Try to persuade the customer to require a solution that is better matched to your capabilities than to those of your competitors. The key is influencing the bid request early. Your aim is to establish requirements that are expensive for your competitors to meet.

If you’re late in the competition and trying to find a solution for a bid request influenced by a competitor, try to reengineer the customer’s vision. Persuade the customer to value your discriminators. The success of this strategy relies on whether the customer has the latitude to change the requirements or to select a noncompliant solution.

Do all you can to influence the requirements favorably. For example, when competing for a cost-driven services contract, brainstorm ways to reduce your cost by asking the following questions:

  • How can we reduce management layers?
  • Can we increase management’s span of control?
  • Where should we place people within grades?
  • 4. Base your cost-estimating rationale on the assumption that nothing is new—everything has been done before.

    Many customer cost analysts assume everything has been done before. Base your estimating rationale on the same assumption.

    In any selling environment, few customers want to purchase version 1 or serial 001. The risk of being first is often too great. Base estimates on the most similar historical tasks. Break down the project until you can identify subtasks that are similar to subtasks from prior projects.

    5. Prepare or tailor written estimating guidelines for each opportunity.

    Unique complex programs require new estimating guidelines for each opportunity. For services or products that are similar from opportunity to opportunity, consider whether your current guidelines need tailoring.

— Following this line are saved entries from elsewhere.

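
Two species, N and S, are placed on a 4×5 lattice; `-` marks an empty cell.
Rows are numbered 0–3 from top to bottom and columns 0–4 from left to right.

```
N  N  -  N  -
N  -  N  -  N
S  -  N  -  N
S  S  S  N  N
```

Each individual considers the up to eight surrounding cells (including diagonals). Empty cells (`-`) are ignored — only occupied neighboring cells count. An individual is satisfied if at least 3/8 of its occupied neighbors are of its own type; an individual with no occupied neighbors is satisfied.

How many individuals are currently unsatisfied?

Row 0: (0,0)N 2/2 ok · (0,1)N 3/3 ok · (0,3)N 2/2 ok
Row 1: (1,0)N 2/3 ok · (1,2)N 3/3 ok · (1,4)N 2/2 ok
Row 2: (2,0)S 2/3 ok · (2,2)N 2/4 ok · (2,4)N 3/3 ok
Row 3: (3,0)S 2/2 ok · (3,1)S 3/4 ok · (3,2)S 1/3 unhappy · (3,3)N 3/4 ok · (3,4)N 2/2 ok
Unsatisfied: (3,2) — 1 in total.

1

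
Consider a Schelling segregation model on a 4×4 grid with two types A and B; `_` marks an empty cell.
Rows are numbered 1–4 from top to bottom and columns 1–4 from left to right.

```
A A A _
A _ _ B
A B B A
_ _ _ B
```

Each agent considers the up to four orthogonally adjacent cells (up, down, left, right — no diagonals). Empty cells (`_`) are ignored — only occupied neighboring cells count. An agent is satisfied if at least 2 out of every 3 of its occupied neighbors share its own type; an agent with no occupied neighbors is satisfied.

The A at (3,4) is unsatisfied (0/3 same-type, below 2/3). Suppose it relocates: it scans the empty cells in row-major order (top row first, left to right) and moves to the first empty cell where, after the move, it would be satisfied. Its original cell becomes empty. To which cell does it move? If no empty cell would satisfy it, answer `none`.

(2,2)

Vacating (3,4). Empty cells in order:
  (1,4): 1/2 same-type → still unsatisfied.
  (2,2): 2/3 same-type → satisfied — stop here.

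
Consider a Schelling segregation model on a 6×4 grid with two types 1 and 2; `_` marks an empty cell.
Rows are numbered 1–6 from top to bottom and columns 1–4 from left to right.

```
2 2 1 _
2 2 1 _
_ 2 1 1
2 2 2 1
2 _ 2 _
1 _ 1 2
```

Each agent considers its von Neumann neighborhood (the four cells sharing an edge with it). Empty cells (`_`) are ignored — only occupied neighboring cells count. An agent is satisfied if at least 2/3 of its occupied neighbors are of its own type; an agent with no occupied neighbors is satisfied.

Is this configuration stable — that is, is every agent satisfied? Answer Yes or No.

No

(1,1)2 2/2 ✓
(1,2)2 2/3 ✓
(1,3)1 1/2 ✗
(2,1)2 2/2 ✓
(2,2)2 3/4 ✓
(2,3)1 2/3 ✓
(3,2)2 2/3 ✓
(3,3)1 2/4 ✗
(3,4)1 2/2 ✓
(4,1)2 2/2 ✓
(4,2)2 3/3 ✓
(4,3)2 2/4 ✗
(4,4)1 1/2 ✗
(5,1)2 1/2 ✗
(5,3)2 1/2 ✗
(6,1)1 0/1 ✗
(6,3)1 0/2 ✗
(6,4)2 0/1 ✗
For instance (1,3) has only 1/2 same-type neighbors, below 2/3.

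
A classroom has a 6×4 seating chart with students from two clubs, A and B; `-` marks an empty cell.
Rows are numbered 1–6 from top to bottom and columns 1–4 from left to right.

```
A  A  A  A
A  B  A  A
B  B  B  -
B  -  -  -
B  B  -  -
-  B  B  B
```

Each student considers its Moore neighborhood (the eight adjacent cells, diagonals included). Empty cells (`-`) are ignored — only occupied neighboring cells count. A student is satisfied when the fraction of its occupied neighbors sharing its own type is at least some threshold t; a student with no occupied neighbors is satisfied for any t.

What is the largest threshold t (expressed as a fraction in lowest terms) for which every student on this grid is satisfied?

Row 1: (1,1)A 2/3 · (1,2)A 4/5 · (1,3)A 4/5 · (1,4)A 3/3
Row 2: (2,1)A 2/5 · (2,2)B 3/8 · (2,3)A 4/7 · (2,4)A 3/4
Row 3: (3,1)B 3/4 · (3,2)B 4/6 · (3,3)B 2/4
Row 4: (4,1)B 4/4
Row 5: (5,1)B 3/3 · (5,2)B 4/4
Row 6: (6,2)B 3/3 · (6,3)B 3/3 · (6,4)B 1/1
The smallest same-type fraction is 3/8 at (2,2), which reduces to 3/8. Any threshold above that leaves this student unsatisfied.

3/8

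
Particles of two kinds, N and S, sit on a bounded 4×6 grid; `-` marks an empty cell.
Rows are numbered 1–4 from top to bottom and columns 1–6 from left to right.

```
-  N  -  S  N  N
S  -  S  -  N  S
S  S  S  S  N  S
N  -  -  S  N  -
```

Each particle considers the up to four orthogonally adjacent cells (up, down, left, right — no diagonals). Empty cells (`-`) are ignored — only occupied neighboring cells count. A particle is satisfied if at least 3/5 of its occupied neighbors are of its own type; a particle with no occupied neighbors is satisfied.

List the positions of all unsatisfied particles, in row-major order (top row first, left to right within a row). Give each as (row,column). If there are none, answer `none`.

Row 1: (1,2)N 0/0 ok · (1,4)S 0/1 unhappy · (1,5)N 2/3 ok · (1,6)N 1/2 unhappy
Row 2: (2,1)S 1/1 ok · (2,3)S 1/1 ok · (2,5)N 2/3 ok · (2,6)S 1/3 unhappy
Row 3: (3,1)S 2/3 ok · (3,2)S 2/2 ok · (3,3)S 3/3 ok · (3,4)S 2/3 ok · (3,5)N 2/4 unhappy · (3,6)S 1/2 unhappy
Row 4: (4,1)N 0/1 unhappy · (4,4)S 1/2 unhappy · (4,5)N 1/2 unhappy

(1,4), (1,6), (2,6), (3,5), (3,6), (4,1), (4,4), (4,5)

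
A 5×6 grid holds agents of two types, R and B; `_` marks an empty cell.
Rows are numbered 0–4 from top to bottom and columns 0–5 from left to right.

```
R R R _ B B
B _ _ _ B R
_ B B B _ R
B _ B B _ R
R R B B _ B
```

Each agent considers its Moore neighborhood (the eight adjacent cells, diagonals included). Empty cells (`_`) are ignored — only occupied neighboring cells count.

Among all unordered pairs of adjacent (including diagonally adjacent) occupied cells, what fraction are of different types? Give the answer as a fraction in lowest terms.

11/35

Scan each occupied cell's neighbors to the right and below (and the two forward diagonals) so each pair is counted once.
From row 0: 4 unlike of 9 pairs (running 4/9).
From row 1: 2 unlike of 5 pairs (running 6/14).
From row 2: 0 unlike of 9 pairs (running 6/23).
From row 3: 4 unlike of 9 pairs (running 10/32).
From row 4: 1 unlike of 3 pairs (running 11/35).
Total adjacent occupied pairs: 35; unlike-type pairs: 11.
11/35 is already in lowest terms.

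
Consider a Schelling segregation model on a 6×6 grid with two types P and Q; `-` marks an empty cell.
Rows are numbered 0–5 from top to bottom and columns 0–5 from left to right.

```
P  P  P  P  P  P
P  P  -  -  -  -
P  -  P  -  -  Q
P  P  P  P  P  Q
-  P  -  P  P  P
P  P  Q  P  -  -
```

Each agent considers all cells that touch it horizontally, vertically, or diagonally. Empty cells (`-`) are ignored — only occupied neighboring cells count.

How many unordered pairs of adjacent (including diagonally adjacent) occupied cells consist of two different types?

Scan each occupied cell's neighbors to the right and below (and the two forward diagonals) so each pair is counted once.
Row 0: P(0,0)–P(0,1)= P(0,0)–P(1,0)= P(0,0)–P(1,1)= P(0,1)–P(0,2)= P(0,1)–P(1,1)= P(0,1)–P(1,0)= P(0,2)–P(0,3)= P(0,2)–P(1,1)= P(0,3)–P(0,4)= P(0,4)–P(0,5)=  → 0/10 unlike.
Row 1: P(1,0)–P(1,1)= P(1,0)–P(2,0)= P(1,1)–P(2,2)= P(1,1)–P(2,0)=  → 0/4 unlike.
Row 2: P(2,0)–P(3,0)= P(2,0)–P(3,1)= P(2,2)–P(3,2)= P(2,2)–P(3,3)= P(2,2)–P(3,1)= Q(2,5)–Q(3,5)= Q(2,5)–P(3,4)≠  → 1/7 unlike.
Row 3: P(3,0)–P(3,1)= P(3,0)–P(4,1)= P(3,1)–P(3,2)= P(3,1)–P(4,1)= P(3,2)–P(3,3)= P(3,2)–P(4,3)= P(3,2)–P(4,1)= P(3,3)–P(3,4)= P(3,3)–P(4,3)= P(3,3)–P(4,4)= P(3,4)–Q(3,5)≠ P(3,4)–P(4,4)= P(3,4)–P(4,5)= P(3,4)–P(4,3)= Q(3,5)–P(4,5)≠ Q(3,5)–P(4,4)≠  → 3/16 unlike.
Row 4: P(4,1)–P(5,1)= P(4,1)–Q(5,2)≠ P(4,1)–P(5,0)= P(4,3)–P(4,4)= P(4,3)–P(5,3)= P(4,3)–Q(5,2)≠ P(4,4)–P(4,5)= P(4,4)–P(5,3)=  → 2/8 unlike.
Row 5: P(5,0)–P(5,1)= P(5,1)–Q(5,2)≠ Q(5,2)–P(5,3)≠  → 2/3 unlike.
Total adjacent occupied pairs: 48; unlike-type pairs: 8.

8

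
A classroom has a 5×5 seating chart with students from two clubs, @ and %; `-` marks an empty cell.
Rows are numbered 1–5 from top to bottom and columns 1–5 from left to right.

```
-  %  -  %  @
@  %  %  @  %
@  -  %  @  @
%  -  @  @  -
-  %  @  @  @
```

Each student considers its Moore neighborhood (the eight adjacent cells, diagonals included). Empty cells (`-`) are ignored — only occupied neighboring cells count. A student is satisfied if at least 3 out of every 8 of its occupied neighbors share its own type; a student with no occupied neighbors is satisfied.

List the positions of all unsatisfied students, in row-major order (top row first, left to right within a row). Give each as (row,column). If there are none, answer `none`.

(1,2)% 2/3 ✓
(1,4)% 2/4 ✓
(1,5)@ 1/3 ✗
(2,1)@ 1/3 ✗
(2,2)% 3/5 ✓
(2,3)% 4/6 ✓
(2,4)@ 3/7 ✓
(2,5)% 1/5 ✗
(3,1)@ 1/3 ✗
(3,3)% 2/6 ✗
(3,4)@ 4/7 ✓
(3,5)@ 3/4 ✓
(4,1)% 1/2 ✓
(4,3)@ 4/6 ✓
(4,4)@ 6/7 ✓
(5,2)% 1/3 ✗
(5,3)@ 3/4 ✓
(5,4)@ 4/4 ✓
(5,5)@ 2/2 ✓

(1,5), (2,1), (2,5), (3,1), (3,3), (5,2)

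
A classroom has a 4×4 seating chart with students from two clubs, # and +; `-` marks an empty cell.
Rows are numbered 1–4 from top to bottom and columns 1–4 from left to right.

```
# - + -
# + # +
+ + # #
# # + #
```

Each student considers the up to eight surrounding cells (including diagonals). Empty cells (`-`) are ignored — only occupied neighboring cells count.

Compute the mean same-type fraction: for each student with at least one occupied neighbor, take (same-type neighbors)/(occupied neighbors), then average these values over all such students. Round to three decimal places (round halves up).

Row 1: (1,1)# 1/2 · (1,3)+ 2/3
Row 2: (2,1)# 1/4 · (2,2)+ 3/7 · (2,3)# 2/6 · (2,4)+ 1/4
Row 3: (3,1)+ 2/5 · (3,2)+ 3/8 · (3,3)# 4/8 · (3,4)# 3/5
Row 4: (4,1)# 1/3 · (4,2)# 2/5 · (4,3)+ 1/5 · (4,4)# 2/3
Sum over 14 students: 1/2 + 2/3 + 1/4 + 3/7 + 2/6 + 1/4 + 2/5 + 3/8 + 4/8 + 3/5 + 1/3 + 2/5 + 1/5 + 2/3 = 1653/280; mean = 1653/280 ÷ 14 = 1653/3920 = 0.421683… → 0.422.

0.422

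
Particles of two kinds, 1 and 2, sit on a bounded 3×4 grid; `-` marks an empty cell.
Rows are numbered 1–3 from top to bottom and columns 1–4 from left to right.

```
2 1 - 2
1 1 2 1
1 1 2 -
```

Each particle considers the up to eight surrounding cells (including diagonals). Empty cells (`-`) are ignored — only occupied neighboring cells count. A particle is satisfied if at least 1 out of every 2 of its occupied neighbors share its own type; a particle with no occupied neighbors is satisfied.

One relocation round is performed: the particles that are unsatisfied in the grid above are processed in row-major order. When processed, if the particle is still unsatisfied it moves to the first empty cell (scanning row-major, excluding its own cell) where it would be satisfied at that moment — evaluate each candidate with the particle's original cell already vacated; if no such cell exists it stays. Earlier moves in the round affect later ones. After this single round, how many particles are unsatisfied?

Initially unsatisfied (in order): (1,1), (2,3), (2,4), (3,3).
  (1,1) → (3,4).
  (2,3): no empty cell satisfies it; stays.
  (2,4) → (1,1).
  (3,3): now satisfied by earlier moves; stays.
Resulting grid:
1 1 - 2
1 1 2 -
1 1 2 2
All satisfied now.

0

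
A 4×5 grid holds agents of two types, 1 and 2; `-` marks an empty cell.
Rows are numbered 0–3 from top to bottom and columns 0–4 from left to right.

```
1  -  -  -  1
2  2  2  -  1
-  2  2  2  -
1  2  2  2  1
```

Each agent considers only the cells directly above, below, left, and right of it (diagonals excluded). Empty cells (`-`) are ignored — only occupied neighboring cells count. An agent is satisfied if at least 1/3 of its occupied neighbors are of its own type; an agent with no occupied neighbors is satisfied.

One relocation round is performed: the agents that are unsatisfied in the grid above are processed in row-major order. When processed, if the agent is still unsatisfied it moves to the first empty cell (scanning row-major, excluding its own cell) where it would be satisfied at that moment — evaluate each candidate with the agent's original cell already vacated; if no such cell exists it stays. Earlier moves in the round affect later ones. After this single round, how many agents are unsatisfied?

Initially unsatisfied (in order): (0,0), (3,0), (3,4).
  (0,0) → (0,3).
  (3,0) → (0,2).
  (3,4) → (0,1).
Resulting grid:
- 1 1 1 1
2 2 2 - 1
- 2 2 2 -
- 2 2 2 -
All satisfied now.

0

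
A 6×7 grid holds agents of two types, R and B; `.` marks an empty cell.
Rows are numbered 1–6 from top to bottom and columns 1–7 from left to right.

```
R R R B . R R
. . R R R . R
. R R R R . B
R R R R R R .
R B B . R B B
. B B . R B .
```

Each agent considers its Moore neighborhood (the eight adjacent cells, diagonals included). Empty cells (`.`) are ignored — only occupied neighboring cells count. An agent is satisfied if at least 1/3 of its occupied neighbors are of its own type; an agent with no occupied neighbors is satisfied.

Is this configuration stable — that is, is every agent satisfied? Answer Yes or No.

Row 1: (1,1)R 1/1 ok · (1,2)R 3/3 ok · (1,3)R 3/4 ok · (1,4)B 0/4 unhappy · (1,6)R 3/3 ok · (1,7)R 2/2 ok
Row 2: (2,3)R 6/7 ok · (2,4)R 6/7 ok · (2,5)R 4/5 ok · (2,7)R 2/3 ok
Row 3: (3,2)R 5/5 ok · (3,3)R 7/7 ok · (3,4)R 8/8 ok · (3,5)R 6/6 ok · (3,7)B 0/2 unhappy
Row 4: (4,1)R 3/4 ok · (4,2)R 5/7 ok · (4,3)R 5/7 ok · (4,4)R 6/7 ok · (4,5)R 5/6 ok · (4,6)R 3/6 ok
Row 5: (5,1)R 2/4 ok · (5,2)B 3/7 ok · (5,3)B 3/6 ok · (5,5)R 4/6 ok · (5,6)B 2/6 ok · (5,7)B 2/3 ok
Row 6: (6,2)B 3/4 ok · (6,3)B 3/3 ok · (6,5)R 1/3 ok · (6,6)B 2/4 ok
For instance (1,4) has only 0/4 same-type neighbors, below 1/3.

No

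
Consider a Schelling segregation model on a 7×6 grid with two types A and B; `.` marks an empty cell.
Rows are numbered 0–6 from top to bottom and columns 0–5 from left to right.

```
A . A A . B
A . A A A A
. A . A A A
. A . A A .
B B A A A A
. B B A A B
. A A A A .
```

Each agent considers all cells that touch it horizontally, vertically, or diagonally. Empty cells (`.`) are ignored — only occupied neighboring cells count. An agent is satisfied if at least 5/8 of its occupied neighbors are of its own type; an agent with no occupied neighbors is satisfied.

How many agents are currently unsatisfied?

(0,0)A 1/1 ✓
(0,2)A 3/3 ✓
(0,3)A 4/4 ✓
(0,5)B 0/2 ✗
(1,0)A 2/2 ✓
(1,2)A 5/5 ✓
(1,3)A 6/6 ✓
(1,4)A 6/7 ✓
(1,5)A 3/4 ✓
(2,1)A 3/3 ✓
(2,3)A 6/6 ✓
(2,4)A 7/7 ✓
(2,5)A 4/4 ✓
(3,1)A 2/4 ✗
(3,3)A 6/6 ✓
(3,4)A 7/7 ✓
(4,0)B 2/3 ✓
(4,1)B 3/5 ✗
(4,2)A 4/7 ✗
(4,3)A 6/7 ✓
(4,4)A 6/7 ✓
(4,5)A 3/4 ✓
(5,1)B 3/6 ✗
(5,2)B 2/8 ✗
(5,3)A 7/8 ✓
(5,4)A 6/7 ✓
(5,5)B 0/4 ✗
(6,1)A 1/3 ✗
(6,2)A 3/5 ✗
(6,3)A 4/5 ✓
(6,4)A 3/4 ✓
Unsatisfied: (0,5), (3,1), (4,1), (4,2), (5,1), (5,2), (5,5), (6,1), (6,2) — 9 in total.

9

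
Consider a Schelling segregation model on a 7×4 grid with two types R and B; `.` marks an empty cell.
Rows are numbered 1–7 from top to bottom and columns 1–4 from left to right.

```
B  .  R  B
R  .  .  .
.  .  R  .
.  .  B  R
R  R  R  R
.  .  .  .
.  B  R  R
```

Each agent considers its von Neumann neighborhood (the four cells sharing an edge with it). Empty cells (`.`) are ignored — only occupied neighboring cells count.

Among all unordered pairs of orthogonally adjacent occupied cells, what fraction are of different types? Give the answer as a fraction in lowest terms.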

    Estimating guidelines cover the following types of assumptions:

    • Program schedule and milestones to determine when costs occur
    • Work Breakdown Structure (WBS) to indicate what work will be done by which cost centers
    • A make-versus-buy subcontracting determination
    • A Statement of Work (SOW) and WBS dictionary to define the services and products to be delivered
    • Relevant financial ground rules regarding escalation, facility capitalization, work facilities and locations, direct labor and overhead rates, and preapproved rates
    • A deliverables list, including all hardware, services, and data
    • The level at which costs will be estimated, disclosed, and reported, if required

    Estimating guidelines should be written for the following reasons:

    • Only written guidelines are auditable and defensible, both externally and internally
    • Estimators working in teams must be consistent
    • When costs must be disclosed, include the ground rules in the cost volume introduction to increase your credibility
    • Partners, vendors, and subcontractors need guidelines to give accurate and competitive estimates
    • Written guidelines reduce both schedule and cost risk

    6. Minimize negotiated price decreases by using the most credible rationale.

    Government procurement officials typically require full disclosure of all task and activity descriptions, cost estimates, and rationale. The soundness of the rationale determines their subsequent price-negotiating position. A poor rationale leads to requests for larger price decreases during negotiation.


    Plan activities early in the opportunity/capture phase to work with the customer to establish their requirements—and, if they have one budget, develop a realistic target cost. Keep the target cost under constant review when helping the customer develop a budget for the opportunity. Continually and clearly differentiate between cost, price, and value with the customer and with the solution team. Manage the development of a cost strategy that is aligned to and supports the win strategy. Prepare estimating guidelines for each opportunity. Develop a firm and objective rationale for your cost estimates to reduce requests to lower the price during negotiation.